The district, Welder said, was “not a place where people think much of huge corporations meddling our economy and our politics”. But he could face a backlash over his public hesitancy to back Clinton’s candidacy, despite having worked for John Kerry and Barack Obama.

“One of my biggest issues is getting corrupting influence of big money out of politics,” he said, “and I was attracted to the fact that [Green party candidate] Jill Stein was very dedicated to that cause, I will say, and I wasn’t afraid to look into the possibility of supporting her.”
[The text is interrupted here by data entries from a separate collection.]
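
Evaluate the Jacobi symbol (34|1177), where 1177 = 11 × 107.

Pull out 2: since 1177 ≡ 1 (mod 8), (2/1177) = +1.
Reciprocity: 17 ≡ 1 and 1177 ≡ 1 (mod 4), so (17/1177) = +(1177/17).
Reduce top mod 17: now compute (4/17).
Pull out 2^2: since 17 ≡ 1 (mod 8), (2/17) = +1, so (2/17)^2 = +1.
Reached (1/17) = 1. Collecting the sign flips along the way, the symbol is +1.

1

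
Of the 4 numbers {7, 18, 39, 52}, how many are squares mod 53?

(7/53) = +1 → QR.
(18/53) = -1 → non-residue.
(39/53) = -1 → non-residue.
(52/53) = +1 → QR.
Total quadratic residues among the 4: 2.

2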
He made clear that he did go door to door for Clinton and the rest of the Democratic ticket and decided to back her “when I got into the voting booth to actually vote”.

Welder also faces the potential impediment of having moved to Kansas only in April, after living in St Louis. He said he was confident this will not be an issue. Not only is his wife is from the district, he said, but he helped organize for Sanders there and has represented clients from the area as a labor lawyer.

An aide to the Democratic Congressional Campaign Committee told the Guardian: “There’s no doubt Kansas three is a top targeted district for us in 2018. It was surprisingly competitive last cycle and we expect the environment for Democrats to be even more favorable this cycle.”

The aide added that Yoder was viewed as “particularly vulnerable and that’s evident by the number of candidates stepping up”.

“We don’t know who that candidate will be,” the aide said, “and we look forward to them working the ground and connecting with the Democratic base on the ground.”